Monday, July 28, 2014

Where two worlds meet

It has been a little over a week since my grandma went to be with Jesus. Days are blurred and dates hard to remember as I recall the week that changed it all.

I remember a beautiful sunny Friday, when Hunter and I went to see her. She was happy to see us. We recited nursery rhymes and songs and I reminded her of her life... told her about what she loved and how she lived. She concentrated, but said it was hard. "I know," I responded, tears pooling.

I smiled when I pushed her outside into the sunshine, and her dry humor bubbled to the surface as she exclaimed, "Man, It's HOT out here." I played the part I have practiced since childhood, that of the cheerful optimist, responding, "I know, doesn't it feel great on your skin?"

She nodded slowly, her mind retreating to that lost place again.

We said five hundred goodbyes and I kissed her worn cheeks as much as she would let me, before going home.

Two days past before I got the call..."She isn't well."

Another day passed, sitting at her bedside, reading and stealing glances at the unsteady pulse in her throat.

I prayed she would go quickly.
I prayed she would never leave.

I went home to distract myself with my little ones.

Another phone call came at 9:30 that night, my mom... "Honey, I know you are coming to see her tomorrow, but you'll be ok if she goes tonight, right? You said goodbye just in case, right?"

"Yeah, I will be ok," I lied.

A second after hanging up, the truth hit me square in the face, No, I won't be ok, No, No, a thousand times No.

And so I went to her bedside, to tuck her in one more time. To say goodnight. To say I loved her. To say I was so so happy for the next part of her story... the one where she gets to see Jesus.

That night she went.

And we wept, and worked, and made funeral arrangements.

and we kissed her cold cheeks and combed her soft hair, and said our final goodbyes at the funeral home on fourth street.

and I wasn't ready to not be near her, so I ran back over to the big white house where her body lay that night, jogged through the parking lot, prayed and wept, looked insane.

Laid flowers on her grave the following day.

And found myself at the beach the day after that.

I am not sure if our family vacation was the worst timing or the best... probably both.
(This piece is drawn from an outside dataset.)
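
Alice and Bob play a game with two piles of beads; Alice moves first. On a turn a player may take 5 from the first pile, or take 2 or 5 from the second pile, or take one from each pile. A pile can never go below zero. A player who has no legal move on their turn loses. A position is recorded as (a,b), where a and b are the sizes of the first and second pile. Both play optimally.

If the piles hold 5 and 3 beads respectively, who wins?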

Either way, I knew that the beach was her place... the one she preferred above all others. And as I watched the sandpipers dance with the tide, I could have sworn I saw her tall, lean frame bending over to collect shells and driftwood along the shoreline, her skin tan, her hair white and wild.

My heart broke and healed simultaneously.

Back home now and it feels like a dream, what was intended to be a long, lazy summer month, swallowed up with changes, life rearranging.

And the sorrow isn't gone, but it has certainly lessened. And the familiar words I wrote just days before all of this, come to mind over and over.

It's all grace.

And it is.

Grace that she had 93 years on this earth. Grace that she was ours. Grace that our Heavenly Father has taken her home to be with Him, and grace that we know we will see her again.